Severe weather warnings are in place in Tāmaki Makaurau just months after January’s floods caught the city by surprise.
It’s raining again, nothing new. But with severe thunderstorm warnings in place and flooding already beginning in west Auckland, it all feels a bit like déjà vu. Last time, there was a sense that maybe it was just usual heavy rain. Then suddenly it wasn’t. This time, we know what’s coming.
It’s all about thunderstorms today, Auckland!
Localised downpours are already causing some flooding out in west Auckland.
Also, some thunderstorms may bring localised damaging winds.
Our main risk for thunderstorms is now until about 9pm – we’ll be monitoring closely today^GG pic.twitter.com/kB8fYObN5T
— MetService (@MetService) May 8, 2023
Severe thunderstorm warning for Northland and Auckland
At 11am, Metservice’s weather radar detected a line of severe thunderstorms lying from Marsden Point to Port Albert to Huapai. The thunderstorms are moving and expected to lie from Ruakaka to Wellsford to Henderson at 11.30am and from Hen and Chicken Islands to Wellsford to Auckland at Midday. These thunderstorms are expected to be accompanied by torrential rain.
Metservice has thunderstorm watches in place for the upper North Island for the period between 1pm and 10pm today, Tuesday. The warning is for thunderstorms and torrential rain as well as wind gusts up to 110km/h.
“Rainfall of this intensity can cause surface and/or flash flooding, especially about low-lying areas such as streams, rivers or narrow valleys, and may also lead to slips.”
Early afternoon is the projected peak
The rain seems to be moving ahead of schedule and Metservice says the peak is expected to hit Auckland “the next 2-3 hours”, meaning shortly after lunch. Rain has been off and on across the city all morning so those commuting would be advised to keep an eye on roads and traffic before heading out.

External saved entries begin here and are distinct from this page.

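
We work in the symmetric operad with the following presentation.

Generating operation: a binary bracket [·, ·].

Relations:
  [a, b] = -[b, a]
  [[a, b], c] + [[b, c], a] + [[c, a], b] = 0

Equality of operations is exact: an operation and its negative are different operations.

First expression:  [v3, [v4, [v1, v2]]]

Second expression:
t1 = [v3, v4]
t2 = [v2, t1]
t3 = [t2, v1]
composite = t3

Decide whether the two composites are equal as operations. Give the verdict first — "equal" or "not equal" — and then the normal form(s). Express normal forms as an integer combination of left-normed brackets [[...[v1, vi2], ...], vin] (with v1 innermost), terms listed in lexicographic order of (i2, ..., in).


not equal: they reduce to [[[v1, v2], v4], v3] and -[[[v1, v2], v3], v4] + [[[v1, v2], v4], v3] + [[[v1, v3], v4], v2] - [[[v1, v4], v3], v2]

Reducing the first expression gives [[[v1, v2], v4], v3]
Reducing the second expression gives -[[[v1, v2], v3], v4] + [[[v1, v2], v4], v3] + [[[v1, v3], v4], v2] - [[[v1, v4], v3], v2]
Distinct normal forms: not equal.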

Do not drive through floodwaters
Pretty self-explanatory. Never try to walk or swim through flood water. If you are having to wade through floodwaters, keep in mind it may contain sewage so try and get clean as soon as you can, wash your hands and and wash your clothes when you can.
Secure your property
NEMA has a lot of handy tips here for securing your property ahead of a storm. Strong winds can lift even large, heavy objects, and the Get Ready site warns that “anything not secured may become a projectile”. Either tie down trampolines or turn them upside down to minimise the exposure to wind, bring your bins and other large items indoors and check trees for weak or hanging limbs. “Identify a safe place in your home to gather during a thunderstorm. This should be a place where there are no windows, skylights or glass doors,” the guide reads. During a storm, do not go outside or drive unless absolutely necessary.
Check in on your loved ones
Phone or message your loved ones to check that they are OK or if they need anything ahead of tonight, especially those who live alone. There was much talk about having emergency plans in place during cyclone Gabrielle. Now is the time to use them, even if it might feel a bit dramatic or premature.
Auckland MPs and councillors have previously been good at sharing information as it comes to hand. If you’re more likely to be on social media than on this website, consider following your local representatives and the emergency services for updates, including but not limited to:
Chlöe Swarbrick – Auckland Central MP
Michael Woods – Mt Roskill MP and minister of transport
Richard Hills – Councillor, North Shore
Josephine Bartley – Councillor, South Auckland
FM radio stations like RNZ, The Hits, NewstalkZB and MoreFM will all have updates in case of an emergency.